Não sei se o capitão suspeitou alguma cousa do meu funebre projecto, ou se meu pae o poz de sobreaviso; sei que não me tirava os olhos de cima; chamava-me para toda a parte. Quando não podia estar commigo, levava-me para a mulher. A mulher ia quasi sempre n'uma camilha raza, a tossir muito, e a afiançar que me havia de mostrar os arredores de Lisboa. Não estava magra, estava transparente; era impossivel que não morresse de uma hora para outra. O capitão fingia não crer na morte proxima, talvez por enganar-se a si mesmo. Eu não sabia nem pensava nada. Que me importava a mim o destino de uma mulher tisica, no meio do oceano? O mundo para mim era Marcella.
Uma noite, logo no fim do uma semana, achei ensejo propicio para morrer. Subi cauteloso, mas encontrei o capitão, que junto á amurada, tinha os olhos fitos no horizonte.
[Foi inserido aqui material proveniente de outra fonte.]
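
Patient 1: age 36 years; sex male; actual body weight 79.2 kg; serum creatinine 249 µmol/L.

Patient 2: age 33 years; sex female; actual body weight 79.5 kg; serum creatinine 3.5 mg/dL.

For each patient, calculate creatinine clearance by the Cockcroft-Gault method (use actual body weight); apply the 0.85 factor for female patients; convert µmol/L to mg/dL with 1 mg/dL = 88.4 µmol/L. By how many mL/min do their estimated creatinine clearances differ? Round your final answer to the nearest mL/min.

Patient 1: SCr = 249 / 88.4 = 2.817 mg/dL
Patient 1: CrCl = (140 − 36) × 79.2 / (72 × 2.817) = 8236.8 / 202.82 ≈ 40.6 mL/min
Patient 2: CrCl = (140 − 33) × 79.5 / (72 × 3.5) × 0.85 = 8506.5 / 252.00 × 0.85 ≈ 28.7 mL/min
|40.6 − 28.7| = 11.9 mL/min

12 mL/min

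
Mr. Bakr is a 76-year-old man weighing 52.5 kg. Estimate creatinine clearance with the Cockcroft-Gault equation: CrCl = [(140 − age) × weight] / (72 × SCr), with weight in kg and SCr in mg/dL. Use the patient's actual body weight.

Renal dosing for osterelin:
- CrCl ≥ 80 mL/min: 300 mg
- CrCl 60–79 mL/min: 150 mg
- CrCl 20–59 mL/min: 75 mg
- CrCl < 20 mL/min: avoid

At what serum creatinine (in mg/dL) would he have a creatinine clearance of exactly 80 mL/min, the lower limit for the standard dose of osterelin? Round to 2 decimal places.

Standard dose requires CrCl ≥ 80 mL/min.
Set (140 − 76) × 52.5 / (72 × SCr) = 80
SCr = (140 − 76) × 52.5 / (72 × 80) = 0.583 mg/dL

0.58 mg/dL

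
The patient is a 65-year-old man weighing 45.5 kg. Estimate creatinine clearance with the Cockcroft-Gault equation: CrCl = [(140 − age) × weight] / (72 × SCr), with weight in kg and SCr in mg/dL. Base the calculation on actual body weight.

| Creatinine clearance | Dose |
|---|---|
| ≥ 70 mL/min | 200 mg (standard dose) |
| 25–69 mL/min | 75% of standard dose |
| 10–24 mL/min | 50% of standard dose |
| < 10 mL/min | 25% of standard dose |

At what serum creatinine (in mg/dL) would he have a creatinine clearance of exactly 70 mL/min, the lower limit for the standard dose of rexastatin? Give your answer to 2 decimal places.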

–Algum temporal? disse eu.
–Não, respondeu elle estremecendo; não; admiro o explendor da noite. Veja; está celestial!
O estylo desmentia da pessoa, assaz rude e apparentemente alheia a locuções rebuscadas. Fitei-o; elle pareceu saborear o meu espanto. No fim de alguns segundos, pegou-me na mão e apontou para a lua, perguntando-me porque não fazia uma ode á noite; respondi-lhe que não era poeta. O capitão rosnou alguma cousa, deu dous passos, metteu a mão no bolso, saccou um pedaço de papel, muito amarrotado; depois, á luz de uma lanterna, leu uma ode horaciana sobre a liberdade da vida maritima. Eram versos delle.
–Que tal?
Não me lembra o que lhe disse; lembra-me que elle me apertou a mão com muita força e muitos agradecimentos; logo depois recitou-me dous sonetos; ia recitar-me outro, quando o vieram chamar da parte da mulher.—Lá vou, disse elle; e recitou-me o terceiro soneto, com pausa, com amor.
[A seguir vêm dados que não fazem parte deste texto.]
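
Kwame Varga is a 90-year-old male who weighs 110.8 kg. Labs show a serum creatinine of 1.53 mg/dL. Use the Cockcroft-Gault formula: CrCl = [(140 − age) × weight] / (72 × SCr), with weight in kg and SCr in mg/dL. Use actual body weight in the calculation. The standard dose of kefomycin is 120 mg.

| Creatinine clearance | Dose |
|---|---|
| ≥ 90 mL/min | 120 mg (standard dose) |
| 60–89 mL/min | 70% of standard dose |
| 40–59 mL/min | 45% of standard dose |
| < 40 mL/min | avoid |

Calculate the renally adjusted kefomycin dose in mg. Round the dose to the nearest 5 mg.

55 mg

CrCl = (140 − 90) × 110.8 / (72 × 1.53) = 5540.0 / 110.16 ≈ 50.3 mL/min
CrCl ≈ 50 mL/min → bracket 40–59 mL/min.
45% of 120 mg = 54 mg → 55 mg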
Fiquei só; mas a musa do capitão varrera-me do espirito os pensamentos máus; preferi dormir, que é modo interino de morrer. No dia seguinte, acordamos debaixo de um temporal, que metteu medo a toda a gente, menos ao doudo; esse entrou a dar pulos, a dizer que a filha o mandava buscar, n'uma berlinda; a morte de uma filha fôra a causa da loucura. Não, nunca me ha de esquecer a figura hedionda do pobre homem, no meio do tumulto das gentes e dos uivos do furacão, a cantarolar e a bailar, com os olhos a saltarem-lhe da cara, pallido, a coma hirsuta, descomposta. Ás vezes parava, erguia ao ar as mãos ossudas, fazia umas cruzes com os dedos, depois um xadrez, depois umas argolas, e ria muito, desesperadamente. A mulher não podia já cuidar delle; entregue ao terror da morte, rezava por si mesma a todos os santos do céu. Emfim, a tempestade amainou depois de longas horas; e confesso que foi uma diversão excellente á tempestade do meu coração. Eu, que meditava ir ter com a morte, não ousei fital-a quando ella veiu ter commigo.
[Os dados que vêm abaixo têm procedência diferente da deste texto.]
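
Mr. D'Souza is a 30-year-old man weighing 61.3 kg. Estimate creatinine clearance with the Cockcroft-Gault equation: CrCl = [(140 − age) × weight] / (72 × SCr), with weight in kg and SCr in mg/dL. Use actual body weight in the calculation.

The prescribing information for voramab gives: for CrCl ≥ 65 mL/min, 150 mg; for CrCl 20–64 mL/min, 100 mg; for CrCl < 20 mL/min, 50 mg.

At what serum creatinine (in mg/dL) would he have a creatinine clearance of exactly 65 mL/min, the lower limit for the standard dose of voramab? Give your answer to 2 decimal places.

Standard dose requires CrCl ≥ 65 mL/min.
Set (140 − 30) × 61.3 / (72 × SCr) = 65
SCr = (140 − 30) × 61.3 / (72 × 65) = 1.441 mg/dL

1.44 mg/dL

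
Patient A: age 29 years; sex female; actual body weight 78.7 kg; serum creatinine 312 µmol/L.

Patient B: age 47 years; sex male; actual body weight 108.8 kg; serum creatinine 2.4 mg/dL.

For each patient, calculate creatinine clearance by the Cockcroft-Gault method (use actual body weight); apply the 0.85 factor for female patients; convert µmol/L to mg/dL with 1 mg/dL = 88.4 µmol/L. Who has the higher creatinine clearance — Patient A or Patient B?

Patient B

Patient A: SCr = 312 / 88.4 = 3.529 mg/dL
Patient A: CrCl = (140 − 29) × 78.7 / (72 × 3.529) × 0.85 = 8735.7 / 254.09 × 0.85 ≈ 29.2 mL/min
Patient B: CrCl = (140 − 47) × 108.8 / (72 × 2.4) = 10118.4 / 172.80 ≈ 58.6 mL/min
29.2 vs 58.6 mL/min → Patient B is higher.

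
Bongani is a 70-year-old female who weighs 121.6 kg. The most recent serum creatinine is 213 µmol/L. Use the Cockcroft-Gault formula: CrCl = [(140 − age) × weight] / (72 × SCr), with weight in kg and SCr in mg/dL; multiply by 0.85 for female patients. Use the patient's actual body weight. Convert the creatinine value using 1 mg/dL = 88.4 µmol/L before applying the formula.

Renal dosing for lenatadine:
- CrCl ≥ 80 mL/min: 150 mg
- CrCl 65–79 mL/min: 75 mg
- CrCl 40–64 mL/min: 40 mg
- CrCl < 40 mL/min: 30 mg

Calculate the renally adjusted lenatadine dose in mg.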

Amainou o temporal, o capitão veiu perguntar-me se tivera medo, se estivera em risco, se não achára sublime o expectaculo; tudo isso com um interesse de amigo. Naturalmente a conversa versou sobre a vida do mar; o capitão perguntou-me se não gostava de idyllios piscatorios; eu respondi-lhe ingenuamente que não sabia o que era.
–Vae ver, respondeu elle.
E recitou-me um poemasinho, depois outro,—uma egloga,—e emfim cinco sonetos, com os quaes rematou nesse dia a confidencia litteraria. No dia seguinte, antes de me recitar nada, explicou-me o capitão que só por motivos graves abraçara a profissão maritima, porque a avó queria que elle fosse padre, e com effeito possuia algumas lettras latinas; não chegou a ser padre, mas não deixou de ser poeta, que era a sua vocação natural; e em prova de que tal era a sua vocação, recitou-me logo, de corpo presente, uma centena de versos. Notei um phenomeno: os ademanes que elle usava eram taes, que uma vez me fizeram rir; mas o capitão, quando recitava, de tal sorte olhava para dentro de si mesmo, que não viu nem ouviu nada.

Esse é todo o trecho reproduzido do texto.